The side effects include increased urination; numbness and tingling in fingertips, toes and nose; taste alterations; and nausea, vomiting and drowsiness. The last three side effects can be confused with altitude sickness so it is recommended that one takes a short dose of Diamox a few weeks before departing for Kailash to test any side effects. Diamox is generally sold in 250g tablet format. Trekkers typically take 125g in the morning and the remaining 125g in the evening, starting one day after leaving Kathmandu and finishing on the day one leave’s Kerung, Tibet. We believe it is worthwhile taking Diamox as a preventative measure but recommend consulting your doctor before you do so.

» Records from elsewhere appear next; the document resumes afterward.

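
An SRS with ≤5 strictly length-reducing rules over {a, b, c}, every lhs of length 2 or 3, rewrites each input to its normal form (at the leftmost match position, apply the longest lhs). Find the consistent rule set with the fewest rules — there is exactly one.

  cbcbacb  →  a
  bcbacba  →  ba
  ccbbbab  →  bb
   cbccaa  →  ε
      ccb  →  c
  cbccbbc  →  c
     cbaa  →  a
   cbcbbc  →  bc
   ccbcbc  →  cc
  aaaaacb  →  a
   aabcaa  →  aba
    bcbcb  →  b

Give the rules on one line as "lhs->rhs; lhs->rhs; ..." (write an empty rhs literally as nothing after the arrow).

  | cbcbacb => cbacb => acb => a
  | bcbacba => bacba => baa => ba
  | ccbbbab => cbbab => bab => bb
  | cbccaa => ccaa => ca => ε

aa->a; bab->bb; ca->; cb->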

Natural Preventative Measures
Coca is a plant that grows naturally in Peru and features prominently in Andean culture for it’s medicinal and superstitious qualities. A pharmacologically active ingredient in the coca plant, called the coca alkaloid accounts for about 0.8% of the fresh leaf and in it’s refined form makes cocaine. Drinking coca tea or chewing the leaves do not however produce the same effects as cocaine. When chewed, coca can act as a mild stimulant and has been shown to repress hunger, fatigue, thirst and pain. Traditionally, various Andean cultures use the coca leaf for a number of medicinal, nutritional and religious purposes.
One traditional use is in the prevention of altitude sickness. Locals either chew the leaves or drink coca tea, and encourage tourists to do the same as a preventative measure. There is however no conclusive evidence that coca leaves help prevent the onset of altitude sickness, or indeed help treat the symptoms. The jury is also out on other natural medications like Ginkgo Biloba, although a research study in 2007 found evidence that G.Biloba does help prevent altitude sickness. From our perspective, more research is required in these areas to draw conclusive remarks. That being said, if you are offered coca tea we wouldn’t turn it done.
Disclaimer: The information on this page is provided as an information resource only, and is not to be used or relied on for any diagnostic or treatment purposes. The information is not intended to be patient education, does not create any patient-physician relationship, and should not be used as a substitute for professional diagnosis and treatment. Research in this area is always progressing which may mean some of this information is out of date. It is your responsibility to seek the latest information should you be going to high altitude.